42nd Putnam 1981

Problem B6

Let P be a convex polygon each of whose sides touches a circle C of radius 1. Let A be the set of points which are a distance 1 or less from P. If (x, y) is a point of A, let f(x, y) be the number of points in which a unit circle center (x, y) intersects P (so certainly f(x, y) ≥ 1). What is sup 1/|A| ∫A f(x, y) dx dy, where the sup is taken over all possible polygons P?



Answer: 8/3.

Construct a rectangle on each side of P, with the other dimension of each rectangle 1. Between each adjacent pair of rectangles construct a sector radius 1, center the common vertex.
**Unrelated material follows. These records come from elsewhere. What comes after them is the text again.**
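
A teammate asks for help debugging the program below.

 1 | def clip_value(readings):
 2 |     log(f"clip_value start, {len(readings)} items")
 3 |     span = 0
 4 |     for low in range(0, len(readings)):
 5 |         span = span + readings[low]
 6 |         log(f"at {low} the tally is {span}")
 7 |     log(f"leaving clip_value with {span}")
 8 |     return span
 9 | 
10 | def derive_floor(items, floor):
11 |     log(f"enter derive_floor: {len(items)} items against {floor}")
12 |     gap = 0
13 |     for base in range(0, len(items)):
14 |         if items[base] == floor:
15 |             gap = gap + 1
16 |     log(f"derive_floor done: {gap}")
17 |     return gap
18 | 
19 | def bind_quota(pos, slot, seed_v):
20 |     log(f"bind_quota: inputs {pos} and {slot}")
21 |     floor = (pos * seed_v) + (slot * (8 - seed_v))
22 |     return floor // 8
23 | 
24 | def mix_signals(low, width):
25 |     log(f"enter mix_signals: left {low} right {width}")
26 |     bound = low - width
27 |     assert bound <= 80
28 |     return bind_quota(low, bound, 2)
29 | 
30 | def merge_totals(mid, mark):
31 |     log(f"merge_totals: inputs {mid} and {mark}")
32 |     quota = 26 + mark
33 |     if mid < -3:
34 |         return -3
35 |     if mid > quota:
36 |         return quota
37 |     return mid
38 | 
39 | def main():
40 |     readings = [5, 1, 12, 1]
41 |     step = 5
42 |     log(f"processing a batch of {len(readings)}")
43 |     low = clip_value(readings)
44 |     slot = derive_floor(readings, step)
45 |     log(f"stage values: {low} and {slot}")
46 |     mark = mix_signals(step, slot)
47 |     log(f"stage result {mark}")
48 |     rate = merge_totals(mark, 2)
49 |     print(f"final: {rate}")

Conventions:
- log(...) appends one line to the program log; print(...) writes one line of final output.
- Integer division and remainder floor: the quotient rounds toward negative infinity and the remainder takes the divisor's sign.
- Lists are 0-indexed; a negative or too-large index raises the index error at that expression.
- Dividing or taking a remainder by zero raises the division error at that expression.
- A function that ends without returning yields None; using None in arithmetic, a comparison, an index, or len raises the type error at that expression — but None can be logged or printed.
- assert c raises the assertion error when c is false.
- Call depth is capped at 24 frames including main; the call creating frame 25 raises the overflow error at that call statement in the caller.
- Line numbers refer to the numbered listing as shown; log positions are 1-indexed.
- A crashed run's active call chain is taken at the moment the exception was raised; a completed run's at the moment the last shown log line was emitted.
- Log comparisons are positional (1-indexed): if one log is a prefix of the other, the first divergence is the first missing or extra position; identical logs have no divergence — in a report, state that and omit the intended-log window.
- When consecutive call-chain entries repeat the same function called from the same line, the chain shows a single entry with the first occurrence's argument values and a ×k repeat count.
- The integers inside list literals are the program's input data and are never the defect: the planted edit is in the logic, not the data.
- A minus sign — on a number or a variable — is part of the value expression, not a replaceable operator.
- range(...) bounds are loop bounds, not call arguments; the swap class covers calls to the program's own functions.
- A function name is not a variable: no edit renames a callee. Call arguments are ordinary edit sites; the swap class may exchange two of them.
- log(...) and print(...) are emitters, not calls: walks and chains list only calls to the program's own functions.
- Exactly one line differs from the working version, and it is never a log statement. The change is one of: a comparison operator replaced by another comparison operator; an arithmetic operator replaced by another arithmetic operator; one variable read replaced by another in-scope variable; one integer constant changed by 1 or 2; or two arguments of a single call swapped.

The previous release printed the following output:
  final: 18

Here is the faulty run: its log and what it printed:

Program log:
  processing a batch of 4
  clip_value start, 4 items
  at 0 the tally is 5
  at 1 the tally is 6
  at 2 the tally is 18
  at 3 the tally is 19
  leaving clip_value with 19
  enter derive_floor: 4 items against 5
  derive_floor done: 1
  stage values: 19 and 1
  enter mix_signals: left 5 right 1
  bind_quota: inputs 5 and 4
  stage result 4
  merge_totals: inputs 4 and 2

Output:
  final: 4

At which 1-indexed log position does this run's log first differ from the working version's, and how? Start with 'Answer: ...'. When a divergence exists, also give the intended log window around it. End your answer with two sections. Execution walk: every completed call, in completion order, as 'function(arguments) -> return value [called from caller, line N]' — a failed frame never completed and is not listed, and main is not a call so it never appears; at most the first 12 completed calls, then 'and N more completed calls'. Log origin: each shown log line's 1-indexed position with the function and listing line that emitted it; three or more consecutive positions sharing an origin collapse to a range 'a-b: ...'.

Answer: position 11 — the shown line 'enter mix_signals: left 5 right 1' should read 'enter mix_signals: left 19 right 1'.
Intended log window:
  9: derive_floor done: 1
  10: stage values: 19 and 1
  11: enter mix_signals: left 19 right 1
  12: bind_quota: inputs 19 and 18
Execution walk:
  clip_value([5, 1, 12, 1]) -> 19  [called from main, line 43]
  derive_floor([5, 1, 12, 1], 5) -> 1  [called from main, line 44]
  bind_quota(5, 4, 2) -> 4  [called from mix_signals, line 28]
  mix_signals(5, 1) -> 4  [called from main, line 46]
  merge_totals(4, 2) -> 4  [called from main, line 48]
Origin of each log line:
  1: from main, line 42
  2: from clip_value, line 2
  3-6: from clip_value, line 6
  7: from clip_value, line 7
  8: from derive_floor, line 11
  9: from derive_floor, line 16
  10: from main, line 45
  11: from mix_signals, line 25
  12: from bind_quota, line 20
  13: from main, line 47
  14: from merge_totals, line 31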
Then A comprises the interior of P, the rectangles and the sectors. By joining each vertex of P to the center of C we divide the interior of P into triangles, each with area 1/2 x length of side. So the area of P = k/2, where k is the perimeter of P. Obviously, the area of the rectangles is k and since the sectors form a circle their area is π. So |A| = π + 3k/2.

The center of a unit circle which cuts a segment length δx must lie in one of two crescents centered on δx, which have total area 4δx. We may now integrate around P to get the area 4k. In this integration points are counted multiple times if the unit circles centered on them intersect P multiple times. In fact, the integral is exactly ∫A f(x, y) dx dy. Note that most unit circles meeting P will meet it twice, but those with centres near a vertex may meet it 4 times.

Thus 1/|A| ∫A f(x, y) dx dy = 4k/(π + 3k/2) = 8/(3 + 2π/k). So clearly 8/3 is an upper bound. But we can make k arbitrarily large (by taking one vertex of P off to infinity), so 8/3 is also the least upper bound.